Sejamos todos Feministas – Chimamanda Ngozi Adichie
Baseado numa palestra no TED que ganhou proporção mundial, este ensaio curto de Chimamanda é um dos textos mais acessíveis e transformadores do feminismo contemporâneo. Em poucas páginas, ela expõe como as desigualdades de género atravessam o quotidiano — das expectativas em torno da educação de meninas e meninos até os papéis impostos na vida adulta.
Pontos importantes:
Feminismo não é contra homens, mas a favor da liberdade de todos.
Pequenos gestos e mudanças de mentalidade podem gerar grandes transformações.
A escrita é direta, clara e, ao mesmo tempo, acolhedora, convidando qualquer pessoa a refletir.
Reflexão: Quantas vezes aceitamos como “naturais” alguns papéis e restrições que limitam o potencial feminino? “Sejamos Todos Feministas” mostra que igualdade não é utopia — é um caminho possível, e urgente.
O que levamos destas leituras
Ler estes quatro livros é como percorrer diferentes partes da consciência, cada uma trazendo uma lição única, mas que se complementam na formação de um olhar mais amplo sobre nós mesmas e sobre o mundo.
Em “WomanCode”, Alisa Vitti lembra-nos que o corpo feminino não é um enigma a ser tolerado, mas uma bússola poderosa, capaz de orientar escolhas de saúde, energia e bem-estar.
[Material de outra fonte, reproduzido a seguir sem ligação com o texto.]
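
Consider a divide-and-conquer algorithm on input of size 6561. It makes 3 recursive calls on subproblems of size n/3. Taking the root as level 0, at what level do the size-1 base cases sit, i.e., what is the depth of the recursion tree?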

Já em “O Corpo tem suas Razões”, Thérèse Bertherat e Carol Bernstein conduzem-nos numa redescoberta íntima da forma como habitamos o nosso corpo, revelando que cada dor ou tensão pode ser um recado profundo de experiências não resolvidas.
No plano social e político, George Orwell continua mais do que atual com “A Quinta dos Animais”: o alerta que lançou em 1945, sobre o risco de distorção de ideais e abuso de poder, encontra eco nos nossos dias, sobretudo na era da desinformação e da polarização.
Por fim, e trazendo a reflexão para o quotidiano mais imediato, Chimamanda Ngozi Adichie, em “Sejamos Todos Feministas”, convida-nos a pensar sobre a igualdade de género de forma acessível e prática, mostrando como mudanças de mentalidade, mesmo que pequenas, podem transformar relações e abrir caminhos para uma sociedade mais justa.
Juntas, estas obras formam um verdadeiro mosaico: a saúde e a consciência corporal, a crítica social e o feminismo entrelaçam-se num convite para viver de forma mais consciente, livre e conectada. Talvez essa seja a maior força dos livros: a capacidade de nos transformar por dentro e, ao mesmo tempo, de nos preparar para agir no mundo com maior clareza e propósito.